A password cannot provide protection if it can be guessed by unauthorized visitors. Potential attackers can also attempt to utilize every possible combination of characters in order to break a password. Password composition rules are chosen to ensure that the number of possible character combinations is large enough that such an attack cannot be accomplished in a reasonable period of time.

For Directory passwords, the following quality rules are applied:

• A password must be at least 8 and no more than 32 characters in length (users of the CorporateTime/Oracle calendaring system should currently limit their password to 15 characters).
• A password must contain at least one uppercase letter.
• A password must contain at least one lowercase letter.
• A password must contain at least one character from the set of digits or punctuation characters (such as # @ $ & among others).
• You may not reuse a password you have already used.
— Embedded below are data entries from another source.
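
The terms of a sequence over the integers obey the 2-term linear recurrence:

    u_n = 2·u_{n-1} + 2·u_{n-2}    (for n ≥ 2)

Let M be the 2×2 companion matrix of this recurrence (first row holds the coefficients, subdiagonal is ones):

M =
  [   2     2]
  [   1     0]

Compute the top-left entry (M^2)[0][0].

(M^2)[0][0] is the top entry after applying M 2 times to the unit state (1, 0). Equivalently it is h_{3} for the auxiliary sequence (h_n) obeying the same recurrence with h_1 = 1 and h_i = 0 for 0 ≤ i < 1:
h_2 = 2·1 + 2·0 = 2
h_3 = 2·2 + 2·1 = 6

6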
Additionally, your password choice will be submitted to a program that determines if your selection is likely to be identified by computer programs that guess passwords based upon dictionary searches. This includes making simple substitutions of digits or punctuation that resemble alphabetic characters (such as replacing the letter S in a common word with the $ symbol).
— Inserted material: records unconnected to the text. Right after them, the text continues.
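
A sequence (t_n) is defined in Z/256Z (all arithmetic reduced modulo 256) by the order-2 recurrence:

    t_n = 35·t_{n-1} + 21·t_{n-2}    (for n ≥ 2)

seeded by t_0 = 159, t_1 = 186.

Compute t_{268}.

t_2 = 35·186 + 21·159 = 121
t_3 = 35·121 + 21·186 = 205
t_4 = 35·205 + 21·121 = 244
t_5 = 35·244 + 21·205 = 45
t_6 = 35·45 + 21·244 = 43
t_7 = 35·43 + 21·45 = 146
Continuing the recurrence:
  t_8 = 125;  t_9 = 17;  t_10 = 148;  t_11 = 161;  t_12 = 39;  t_13 = 138
  t_14 = 17;  t_15 = 165;  t_16 = 244;  t_17 = 229;  t_18 = 83;  t_19 = 34
  t_20 = 117;  t_21 = 201;  t_22 = 20;  t_23 = 57;  t_24 = 111;  t_25 = 218
  t_26 = 233;  t_27 = 189;  t_28 = 244;  t_29 = 221;  t_30 = 59;  t_31 = 50
  t_32 = 173;  t_33 = 193;  t_34 = 148;  t_35 = 17;  t_36 = 119;  t_37 = 170
  t_38 = 1;  t_39 = 21;  t_40 = 244;  t_41 = 21;  t_42 = 227;  t_43 = 194
  t_44 = 37;  t_45 = 249;  t_46 = 20;  t_47 = 41;  t_48 = 63;  t_49 = 250
  t_50 = 89;  t_51 = 173;  t_52 = 244;  t_53 = 141;  t_54 = 75;  t_55 = 210
  t_56 = 221;  t_57 = 113;  t_58 = 148;  t_59 = 129;  t_60 = 199;  t_61 = 202
  t_62 = 241;  t_63 = 133;  t_64 = 244;  t_65 = 69;  t_66 = 115;  t_67 = 98
  t_68 = 213;  t_69 = 41;  t_70 = 20;  t_71 = 25;  t_72 = 15;  t_73 = 26
  t_74 = 201;  t_75 = 157;  t_76 = 244;  t_77 = 61;  t_78 = 91;  t_79 = 114
  t_80 = 13;  t_81 = 33;  t_82 = 148;  t_83 = 241;  t_84 = 23;  t_85 = 234
  t_86 = 225;  t_87 = 245;  t_88 = 244;  t_89 = 117;  t_90 = 3;  t_91 = 2
  t_92 = 133;  t_93 = 89;  t_94 = 20;  t_95 = 9;  t_96 = 223;  t_97 = 58
  t_98 = 57;  t_99 = 141;  t_100 = 244;  t_101 = 237;  t_102 = 107;  t_103 = 18
  t_104 = 61;  t_105 = 209;  t_106 = 148;  t_107 = 97;  t_108 = 103;  t_109 = 10
  t_110 = 209;  t_111 = 101;  t_112 = 244;  t_113 = 165;  t_114 = 147;  t_115 = 162
  t_116 = 53;  t_117 = 137;  t_118 = 20;  t_119 = 249;  t_120 = 175;  t_121 = 90
  t_122 = 169;  t_123 = 125;  t_124 = 244;  t_125 = 157;  t_126 = 123;  t_127 = 178
  t_128 = 109;  t_129 = 129;  t_130 = 148;  t_131 = 209;  t_132 = 183;  t_133 = 42
  t_134 = 193;  t_135 = 213;  t_136 = 244;  t_137 = 213;  t_138 = 35;  t_139 = 66
  t_140 = 229;  t_141 = 185;  t_142 = 20;  t_143 = 233;  t_144 = 127;  t_145 = 122
  t_146 = 25;  t_147 = 109;  t_148 = 244;  t_149 = 77;  t_150 = 139;  t_151 = 82
  t_152 = 157;  t_153 = 49;  t_154 = 148;  t_155 = 65;  t_156 = 7;  t_157 = 74
  t_158 = 177;  t_159 = 69;  t_160 = 244;  t_161 = 5;  t_162 = 179;  t_163 = 226
  t_164 = 149;  t_165 = 233;  t_166 = 20;  t_167 = 217;  t_168 = 79;  t_169 = 154
  t_170 = 137;  t_171 = 93;  t_172 = 244;  t_173 = 253;  t_174 = 155;  t_175 = 242
  t_176 = 205;  t_177 = 225;  t_178 = 148;  t_179 = 177;  t_180 = 87;  t_181 = 106
  t_182 = 161;  t_183 = 181;  t_184 = 244;  t_185 = 53;  t_186 = 67;  t_187 = 130
  t_188 = 69;  t_189 = 25;  t_190 = 20;  t_191 = 201;  t_192 = 31;  t_193 = 186
  t_194 = 249;  t_195 = 77;  t_196 = 244;  t_197 = 173;  t_198 = 171;  t_199 = 146
  t_200 = 253;  t_201 = 145;  t_202 = 148;  t_203 = 33;  t_204 = 167;  t_205 = 138
  t_206 = 145;  t_207 = 37;  t_208 = 244;  t_209 = 101;  t_210 = 211;  t_211 = 34
  t_212 = 245;  t_213 = 73;  t_214 = 20;  t_215 = 185;  t_216 = 239;  t_217 = 218
  t_218 = 105;  t_219 = 61;  t_220 = 244;  t_221 = 93;  t_222 = 187;  t_223 = 50
  t_224 = 45;  t_225 = 65;  t_226 = 148;  t_227 = 145;  t_228 = 247;  t_229 = 170
  t_230 = 129;  t_231 = 149;  t_232 = 244;  t_233 = 149;  t_234 = 99;  t_235 = 194
  t_236 = 165;  t_237 = 121;  t_238 = 20;  t_239 = 169;  t_240 = 191;  t_241 = 250
  t_242 = 217;  t_243 = 45;  t_244 = 244;  t_245 = 13;  t_246 = 203;  t_247 = 210
  t_248 = 93;  t_249 = 241;  t_250 = 148;  t_251 = 1;  t_252 = 71;  t_253 = 202
  t_254 = 113;  t_255 = 5;  t_256 = 244;  t_257 = 197;  t_258 = 243;  t_259 = 98
  t_260 = 85;  t_261 = 169;  t_262 = 20;  t_263 = 153;  t_264 = 143;  t_265 = 26
  t_266 = 73
t_267 = 35·73 + 21·26 = 29
t_268 = 35·29 + 21·73 = 244

244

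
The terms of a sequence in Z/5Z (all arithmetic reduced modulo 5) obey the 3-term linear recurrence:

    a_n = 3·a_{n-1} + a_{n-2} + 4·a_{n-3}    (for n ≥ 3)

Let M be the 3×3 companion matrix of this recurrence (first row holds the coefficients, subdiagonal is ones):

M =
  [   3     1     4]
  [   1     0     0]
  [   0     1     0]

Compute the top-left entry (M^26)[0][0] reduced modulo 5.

(M^26)[0][0] is the top entry after applying M 26 times to the unit state (1, 0, 0). Equivalently it is h_{28} for the auxiliary sequence (h_n) obeying the same recurrence with h_2 = 1 and h_i = 0 for 0 ≤ i < 2:
h_3 = 3·1 + 1·0 + 4·0 = 3
h_4 = 3·3 + 1·1 + 4·0 = 0
h_5 = 3·0 + 1·3 + 4·1 = 2
h_6 = 3·2 + 1·0 + 4·3 = 3
h_7 = 3·3 + 1·2 + 4·0 = 1
h_8 = 3·1 + 1·3 + 4·2 = 4
h_9 = 3·4 + 1·1 + 4·3 = 0
h_10 = 3·0 + 1·4 + 4·1 = 3
h_11 = 3·3 + 1·0 + 4·4 = 0
h_12 = 3·0 + 1·3 + 4·0 = 3
h_13 = 3·3 + 1·0 + 4·3 = 1
h_14 = 3·1 + 1·3 + 4·0 = 1
h_15 = 3·1 + 1·1 + 4·3 = 1
h_16 = 3·1 + 1·1 + 4·1 = 3
h_17 = 3·3 + 1·1 + 4·1 = 4
h_18 = 3·4 + 1·3 + 4·1 = 4
h_19 = 3·4 + 1·4 + 4·3 = 3
h_20 = 3·3 + 1·4 + 4·4 = 4
h_21 = 3·4 + 1·3 + 4·4 = 1
h_22 = 3·1 + 1·4 + 4·3 = 4
h_23 = 3·4 + 1·1 + 4·4 = 4
h_24 = 3·4 + 1·4 + 4·1 = 0
h_25 = 3·0 + 1·4 + 4·4 = 0
h_26 = 3·0 + 1·0 + 4·4 = 1
h_27 = 3·1 + 1·0 + 4·0 = 3
h_28 = 3·3 + 1·1 + 4·0 = 0

0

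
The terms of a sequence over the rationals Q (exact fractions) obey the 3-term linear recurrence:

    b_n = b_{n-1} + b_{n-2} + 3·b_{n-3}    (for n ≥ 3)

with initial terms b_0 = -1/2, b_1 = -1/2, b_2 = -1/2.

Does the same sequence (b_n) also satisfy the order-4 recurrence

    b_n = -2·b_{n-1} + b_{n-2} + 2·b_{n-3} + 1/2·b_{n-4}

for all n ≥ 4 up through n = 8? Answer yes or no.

Terms b_0..b_8: -1/2, -1/2, -1/2, -5/2, -9/2, -17/2, -41/2, -85/2, -177/2
n=4: candidate gives 13/4, actual b_4 = -9/2 ✗

no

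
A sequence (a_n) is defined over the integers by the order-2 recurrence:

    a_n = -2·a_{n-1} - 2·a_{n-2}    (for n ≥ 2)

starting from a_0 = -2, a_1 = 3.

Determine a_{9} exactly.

48

a_2 = -2·3 + -2·-2 = -2
a_3 = -2·-2 + -2·3 = -2
a_4 = -2·-2 + -2·-2 = 8
a_5 = -2·8 + -2·-2 = -12
a_6 = -2·-12 + -2·8 = 8
a_7 = -2·8 + -2·-12 = 8
a_8 = -2·8 + -2·8 = -32
a_9 = -2·-32 + -2·8 = 48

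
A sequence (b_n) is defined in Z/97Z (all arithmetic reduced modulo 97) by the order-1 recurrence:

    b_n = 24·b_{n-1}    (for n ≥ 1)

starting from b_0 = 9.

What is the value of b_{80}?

24

b_1 = 24·9 = 22
b_2 = 24·22 = 43
b_3 = 24·43 = 62
b_4 = 24·62 = 33
b_5 = 24·33 = 16
b_6 = 24·16 = 93
b_7 = 24·93 = 1
b_8 = 24·1 = 24
b_9 = 24·24 = 91
b_10 = 24·91 = 50
b_11 = 24·50 = 36
b_12 = 24·36 = 88
b_13 = 24·88 = 75
b_14 = 24·75 = 54
b_15 = 24·54 = 35
b_16 = 24·35 = 64
b_17 = 24·64 = 81
b_18 = 24·81 = 4
b_19 = 24·4 = 96
b_20 = 24·96 = 73
b_21 = 24·73 = 6
b_22 = 24·6 = 47
b_23 = 24·47 = 61
b_24 = 24·61 = 9
(b_24) = (9) = (b_0), so the sequence has period 24.
80 ≡ 8 (mod 24), hence b_80 = b_8 = 24.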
Beginning in December, another state mandated security feature will be incorporated to defend against automated programs that attempt to guess Directory passwords. If someone incorrectly guesses your password six consecutive times, authentication of your Directory password will be blocked for the next ten minutes.

Selecting Good Passwords

The password quality checks establish a minimally acceptable level of password quality. Increasing the length of your password beyond eight characters markedly increases the security of that password. No matter how complex your chosen password might be, it will not be a secure password if you write that password on a post-it note and keep that note where it might be discovered (the underside of the keyboard is not a secure location).

Take advantage of the fact that the space character is a valid choice (although not for the first or last character of the password) and create phrases or sentences. A sentence with punctuation and one or two deliberate typographic errors will be far easier to remember than eight random characters and (for many people) will be easier for you to type whenever you need to authenticate.

For additional tips on selecting good passwords, please see the Password Recommendations page from the OIT Help Desk.

SPAM filtering tool for RHSmith Notes accounts

• What is Postini?
• Your Message Center - Logging in
• Fine tune your filter strength
• What about spam that gets through?

What is Postini?

As you may have heard in the news recently, as much as 9 out of every ten emails sent nowadays are spam messages and levels are up 12% year on year from Q1 2009. (http://www.pcmag.com/article2/0,2817,2362638,00.asp).

Postini is a SPAM filtering service that is provided with your Smith email account. If you have a Smith Lotus Notes account, your Postini account has already been set up for you with default settings to begin filtering spam and viruses. You do not need to do anything to begin using this service. However, it is a flexible product that puts the user in control of spam and viruses. It is up to you to decide how lenient or aggressive the filters are and/or which addresses to allow through.